Testing

Running Tests

Run the full test suite with parallel execution and coverage:

pytest -n auto --cov

Run a single test file:

pytest tests/test_url_utils.py -v

Run with coverage report:

pytest --cov --cov-report=html
open htmlcov/index.html

Coverage Target

We target 90% line coverage across the entire codebase.

Writing Tests

All tests live in tests/. We follow TDD (Red-Green-Refactor):

  1. Write a failing test that specifies the expected behavior.

  2. Implement the minimum code to make the test pass.

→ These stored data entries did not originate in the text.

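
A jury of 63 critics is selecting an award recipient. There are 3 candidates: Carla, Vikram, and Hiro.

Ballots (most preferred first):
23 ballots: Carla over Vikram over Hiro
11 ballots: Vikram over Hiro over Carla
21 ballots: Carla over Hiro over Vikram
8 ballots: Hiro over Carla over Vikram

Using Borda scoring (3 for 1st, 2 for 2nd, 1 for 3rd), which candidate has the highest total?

Carla: 23×3 + 11×1 + 21×3 + 8×2 = 159
Vikram: 23×2 + 11×3 + 21×1 + 8×1 = 108
Hiro: 23×1 + 11×2 + 21×2 + 8×3 = 111

Carla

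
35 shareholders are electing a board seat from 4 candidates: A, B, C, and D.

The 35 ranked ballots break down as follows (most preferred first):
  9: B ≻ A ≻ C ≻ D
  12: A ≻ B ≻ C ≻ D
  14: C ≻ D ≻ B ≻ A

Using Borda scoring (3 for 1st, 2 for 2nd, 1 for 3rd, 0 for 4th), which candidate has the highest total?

B

A: 9×2 + 12×3 + 14×0 = 54
B: 9×3 + 12×2 + 14×1 = 65
C: 9×1 + 12×1 + 14×3 = 63
D: 9×0 + 12×0 + 14×2 = 28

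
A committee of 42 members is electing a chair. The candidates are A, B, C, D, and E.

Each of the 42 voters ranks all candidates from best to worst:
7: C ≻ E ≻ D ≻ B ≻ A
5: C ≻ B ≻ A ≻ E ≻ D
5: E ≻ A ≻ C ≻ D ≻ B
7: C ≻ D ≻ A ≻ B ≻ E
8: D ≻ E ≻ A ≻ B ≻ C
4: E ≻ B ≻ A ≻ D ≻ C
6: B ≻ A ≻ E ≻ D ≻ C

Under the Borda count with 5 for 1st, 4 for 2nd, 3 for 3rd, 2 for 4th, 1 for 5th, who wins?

E

A: 7×1 + 5×3 + 5×4 + 7×3 + 8×3 + 4×3 + 6×4 = 123
B: 7×2 + 5×4 + 5×1 + 7×2 + 8×2 + 4×4 + 6×5 = 115
C: 7×5 + 5×5 + 5×3 + 7×5 + 8×1 + 4×1 + 6×1 = 128
D: 7×3 + 5×1 + 5×2 + 7×4 + 8×5 + 4×2 + 6×2 = 124
E: 7×4 + 5×2 + 5×5 + 7×1 + 8×4 + 4×5 + 6×3 = 140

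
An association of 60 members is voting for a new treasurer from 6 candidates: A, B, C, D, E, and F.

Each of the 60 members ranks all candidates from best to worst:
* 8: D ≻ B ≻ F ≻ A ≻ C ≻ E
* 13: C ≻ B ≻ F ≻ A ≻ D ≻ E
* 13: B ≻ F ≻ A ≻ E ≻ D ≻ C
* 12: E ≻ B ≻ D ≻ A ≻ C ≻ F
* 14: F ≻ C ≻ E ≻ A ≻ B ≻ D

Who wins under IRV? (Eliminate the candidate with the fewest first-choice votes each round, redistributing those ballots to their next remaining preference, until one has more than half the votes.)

B

Round 1: A 0, B 13, C 13, D 8, E 12, F 14. A eliminated.
Round 2: B 13, C 13, D 8, E 12, F 14. D eliminated.
Round 3: B 21, C 13, E 12, F 14. E eliminated.
Round 4: B 33, C 13, F 14. B has a majority (≥31).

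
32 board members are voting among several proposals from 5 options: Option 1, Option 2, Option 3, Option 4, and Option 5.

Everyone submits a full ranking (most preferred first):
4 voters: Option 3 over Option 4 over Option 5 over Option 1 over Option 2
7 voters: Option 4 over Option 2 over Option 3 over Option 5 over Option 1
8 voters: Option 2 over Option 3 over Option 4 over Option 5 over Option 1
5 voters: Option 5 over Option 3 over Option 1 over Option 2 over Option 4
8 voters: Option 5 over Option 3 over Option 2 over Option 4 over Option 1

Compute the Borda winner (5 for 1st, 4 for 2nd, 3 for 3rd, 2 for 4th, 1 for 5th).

Option 1: 4×2 + 7×1 + 8×1 + 5×3 + 8×1 = 46
Option 2: 4×1 + 7×4 + 8×5 + 5×2 + 8×3 = 106
Option 3: 4×5 + 7×3 + 8×4 + 5×4 + 8×4 = 125
Option 4: 4×4 + 7×5 + 8×3 + 5×1 + 8×2 = 96
Option 5: 4×3 + 7×2 + 8×2 + 5×5 + 8×5 = 107

Option 3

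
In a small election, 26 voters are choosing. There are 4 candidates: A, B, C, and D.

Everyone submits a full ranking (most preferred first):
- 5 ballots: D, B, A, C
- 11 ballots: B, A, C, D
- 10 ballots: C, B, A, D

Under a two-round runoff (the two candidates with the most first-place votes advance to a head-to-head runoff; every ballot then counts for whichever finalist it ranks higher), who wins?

B

Round 1 first-place votes: A 0, B 11, C 10, D 5. B and C advance.
Runoff: B is ranked above C on 16 ballots, C above B on 10.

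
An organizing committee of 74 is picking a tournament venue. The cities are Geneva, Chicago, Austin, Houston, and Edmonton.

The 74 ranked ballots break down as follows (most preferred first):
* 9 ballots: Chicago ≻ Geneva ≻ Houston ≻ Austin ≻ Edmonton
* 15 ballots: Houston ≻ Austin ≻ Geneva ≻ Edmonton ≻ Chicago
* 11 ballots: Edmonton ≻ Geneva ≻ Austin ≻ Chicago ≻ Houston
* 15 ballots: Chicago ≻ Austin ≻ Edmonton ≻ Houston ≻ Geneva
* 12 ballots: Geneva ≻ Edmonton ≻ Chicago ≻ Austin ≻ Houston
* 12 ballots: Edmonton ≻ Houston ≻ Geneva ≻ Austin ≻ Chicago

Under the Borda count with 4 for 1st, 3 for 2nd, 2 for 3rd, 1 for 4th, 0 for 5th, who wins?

Geneva: 9×3 + 15×2 + 11×3 + 15×0 + 12×4 + 12×2 = 162
Chicago: 9×4 + 15×0 + 11×1 + 15×4 + 12×2 + 12×0 = 131
Austin: 9×1 + 15×3 + 11×2 + 15×3 + 12×1 + 12×1 = 145
Houston: 9×2 + 15×4 + 11×0 + 15×1 + 12×0 + 12×3 = 129
Edmonton: 9×0 + 15×1 + 11×4 + 15×2 + 12×3 + 12×4 = 173

Edmonton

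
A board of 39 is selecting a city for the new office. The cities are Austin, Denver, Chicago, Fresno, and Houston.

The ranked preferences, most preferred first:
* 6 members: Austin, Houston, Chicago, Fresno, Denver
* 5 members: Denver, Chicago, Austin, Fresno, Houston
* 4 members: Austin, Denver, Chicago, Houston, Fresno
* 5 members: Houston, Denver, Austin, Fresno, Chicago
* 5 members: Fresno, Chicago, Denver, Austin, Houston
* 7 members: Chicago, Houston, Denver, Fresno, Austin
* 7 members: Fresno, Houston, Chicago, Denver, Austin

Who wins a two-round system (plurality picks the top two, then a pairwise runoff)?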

  3. Refactor while keeping tests green.

All HTTP interactions are mocked using the responses library — the test suite must not make real network requests.

Test Structure

Test file

What it tests

test_url_utils.py

URL normalization, prefix matching, depth

test_config.py

Config loading, YAML parsing, CLI override

test_classifier.py

URL decision tree, asset type classification

test_http_client.py

HTTP requests, retries, redirects, SSL

test_html_parser.py

Link extraction, anchor collection

test_results.py

Thread-safe results aggregation

test_report.py

All report sections

test_crawler.py

End-to-end crawl scenarios

test_cli.py

Argument parsing, exit codes

test_progress.py

Progress reporter